Rather than seeing our choice between absolute objective and subjective reality we can express our situation differently. “Up” when we are drowning comes not only from “mind” but from our need to breathe, an objective condition of our continuing subjectivity. “Up” when drowning is certainly not just one possible idea of a hypothetical brain in a jar. It’s a product of the conditions of our existence and our longing colliding. Yes, without us there is no “Up” but without our desire to live, our inability to breathe water and the gravity of our planet, there’s no up either.

We need to remember we are both in this world and we have an interest in this world. We are policy creatures. It’s what we do. It is our humanity to make policy – call a spade a good or bad spade - to swim up rather than in any direction when we’re drowning. Policy isn’t just our free opinion; it’s our mediation with reality. But this is also to say it’s not reality either. Our policies are not likely to be shared by the universe. For example, the universe doesn’t share our attitude to the Holocaust; raining and shining sunshine on good and evil alike is its bag – but not ours. The idea that we and the universe are supposed to share attitudes is a fallacy of comparison. We can recognize relativity as an aspect of the universe (there is no “up”) but separately make policy based on privileging a particular non-relative perspective (swim “up” when drowning).
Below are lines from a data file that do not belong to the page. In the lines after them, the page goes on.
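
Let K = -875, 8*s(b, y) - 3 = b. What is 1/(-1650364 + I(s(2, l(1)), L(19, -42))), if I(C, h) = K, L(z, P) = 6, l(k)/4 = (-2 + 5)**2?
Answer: -1/1651239 ≈ -6.0561e-7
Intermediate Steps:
l(k) = 36 (l(k) = 4*(-2 + 5)**2 = 4*3**2 = 4*9 = 36)
s(b, y) = 3/8 + b/8
I(C, h) = -875
1/(-1650364 + I(s(2, l(1)), L(19, -42))) = 1/(-1650364 - 875) = 1/(-1651239) = -1/1651239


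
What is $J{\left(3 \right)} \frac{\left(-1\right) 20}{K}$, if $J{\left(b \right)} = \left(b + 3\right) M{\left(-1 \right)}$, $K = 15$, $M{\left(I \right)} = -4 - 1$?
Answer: $40$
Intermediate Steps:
$M{\left(I \right)} = -5$ ($M{\left(I \right)} = -4 - 1 = -5$)
$J{\left(b \right)} = -15 - 5 b$ ($J{\left(b \right)} = \left(b + 3\right) \left(-5\right) = \left(3 + b\right) \left(-5\right) = -15 - 5 b$)
$J{\left(3 \right)} \frac{\left(-1\right) 20}{K} = \left(-15 - 15\right) \frac{\left(-1\right) 20}{15} = \left(-15 - 15\right) \left(\left(-20\right) \frac{1}{15}\right) = \left(-30\right) \left(- \frac{4}{3}\right) = 40$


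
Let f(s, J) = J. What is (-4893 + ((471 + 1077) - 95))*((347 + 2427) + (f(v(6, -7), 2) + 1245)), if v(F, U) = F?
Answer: -13832240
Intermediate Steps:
(-4893 + ((471 + 1077) - 95))*((347 + 2427) + (f(v(6, -7), 2) + 1245)) = (-4893 + ((471 + 1077) - 95))*((347 + 2427) + (2 + 1245)) = (-4893 + (1548 - 95))*(2774 + 1247) = (-4893 + 1453)*4021 = -3440*4021 = -13832240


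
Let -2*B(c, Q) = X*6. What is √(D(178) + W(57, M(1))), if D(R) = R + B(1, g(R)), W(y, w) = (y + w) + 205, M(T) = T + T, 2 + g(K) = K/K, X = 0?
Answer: √442 ≈ 21.024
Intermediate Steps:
g(K) = -1 (g(K) = -2 + K/K = -2 + 1 = -1)
M(T) = 2*T
B(c, Q) = 0 (B(c, Q) = -0*6 = -½*0 = 0)
W(y, w) = 205 + w + y (W(y, w) = (w + y) + 205 = 205 + w + y)
D(R) = R (D(R) = R + 0 = R)
√(D(178) + W(57, M(1))) = √(178 + (205 + 2*1 + 57)) = √(178 + (205 + 2 + 57)) = √(178 + 264) = √442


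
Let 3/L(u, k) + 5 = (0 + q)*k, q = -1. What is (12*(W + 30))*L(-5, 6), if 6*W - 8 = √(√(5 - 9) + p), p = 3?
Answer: -1128/11 - 6*√(3 + 2*I)/11 ≈ -103.54 - 0.30014*I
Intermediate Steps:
L(u, k) = 3/(-5 - k) (L(u, k) = 3/(-5 + (0 - 1)*k) = 3/(-5 - k))
W = 4/3 + √(3 + 2*I)/6 (W = 4/3 + √(√(5 - 9) + 3)/6 = 4/3 + √(√(-4) + 3)/6 = 4/3 + √(2*I + 3)/6 = 4/3 + √(3 + 2*I)/6 ≈ 1.6362 + 0.091708*I)
(12*(W + 30))*L(-5, 6) = (12*((4/3 + √(3 + 2*I)/6) + 30))*(3/(-5 - 1*6)) = (12*(94/3 + √(3 + 2*I)/6))*(3/(-5 - 6)) = (376 + 2*√(3 + 2*I))*(3/(-11)) = (376 + 2*√(3 + 2*I))*(3*(-1/11)) = (376 + 2*√(3 + 2*I))*(-3/11) = -1128/11 - 6*√(3 + 2*I)/11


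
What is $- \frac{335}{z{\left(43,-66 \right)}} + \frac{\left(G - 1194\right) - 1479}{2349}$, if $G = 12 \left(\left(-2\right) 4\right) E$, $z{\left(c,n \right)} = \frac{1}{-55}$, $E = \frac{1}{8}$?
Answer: $\frac{14425880}{783} \approx 18424.0$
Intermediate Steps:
$E = \frac{1}{8} \approx 0.125$
$z{\left(c,n \right)} = - \frac{1}{55}$
$G = -12$ ($G = 12 \left(\left(-2\right) 4\right) \frac{1}{8} = 12 \left(-8\right) \frac{1}{8} = \left(-96\right) \frac{1}{8} = -12$)
$- \frac{335}{z{\left(43,-66 \right)}} + \frac{\left(G - 1194\right) - 1479}{2349} = - \frac{335}{- \frac{1}{55}} + \frac{\left(-12 - 1194\right) - 1479}{2349} = \left(-335\right) \left(-55\right) + \left(-1206 - 1479\right) \frac{1}{2349} = 18425 - \frac{895}{783} = \frac{14425880}{783}$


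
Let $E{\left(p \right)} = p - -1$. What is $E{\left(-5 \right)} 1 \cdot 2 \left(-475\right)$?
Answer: $3800$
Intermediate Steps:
$E{\left(p \right)} = 1 + p$ ($E{\left(p \right)} = p + 1 = 1 + p$)
$E{\left(-5 \right)} 1 \cdot 2 \left(-475\right) = \left(1 - 5\right) 1 \cdot 2 \left(-475\right) = \left(-4\right) 1 \cdot 2 \left(-475\right) = \left(-4\right) 2 \left(-475\right) = \left(-8\right) \left(-475\right) = 3800$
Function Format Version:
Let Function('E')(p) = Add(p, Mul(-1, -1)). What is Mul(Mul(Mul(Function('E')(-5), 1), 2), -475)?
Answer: 3800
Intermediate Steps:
Function('E')(p) = Add(1, p) (Function('E')(p) = Add(p, 1) = Add(1, p))
Mul(Mul(Mul(Function('E')(-5), 1), 2), -475) = Mul(Mul(Mul(Add(1, -5), 1), 2), -475) = Mul(Mul(Mul(-4, 1), 2), -475) = Mul(Mul(-4, 2), -475) = Mul(-8, -475) = 3800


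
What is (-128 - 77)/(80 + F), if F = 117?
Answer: -205/197 ≈ -1.0406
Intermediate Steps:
(-128 - 77)/(80 + F) = (-128 - 77)/(80 + 117) = -205/197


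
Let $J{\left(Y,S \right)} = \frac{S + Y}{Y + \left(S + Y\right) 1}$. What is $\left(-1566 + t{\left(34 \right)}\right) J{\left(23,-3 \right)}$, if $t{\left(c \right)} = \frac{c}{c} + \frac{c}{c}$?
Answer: $- \frac{31280}{43} \approx -727.44$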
We are different to the universe in total.

In fact I would go so far as to say that there is a refusal of our humanity and paradoxically the way of the universe itself when we simply try and live according to the way of the universe in total. The universe seems to me to be purely indifferent and being similarly minded may protect me from being out of sorts with it. I am however a specific part of the universe that is particular – that loves and that is appalled by genocide. Asking myself to switch that off is opposed to what my part in the universe is. I might as well ask a rock to notice a star.

This is essentially what I would hope to have the bravery or perhaps even the insanity to do with my life. Just be myself in this universe. I can recognise that much of the universe (For example rocks or the universe as a totality) has no moral stance on the Holocaust, anymore than it contains genuinely valuable gems or actually bright stars. I oughtn’t see that as the best truth for myself however. I have a human life to live.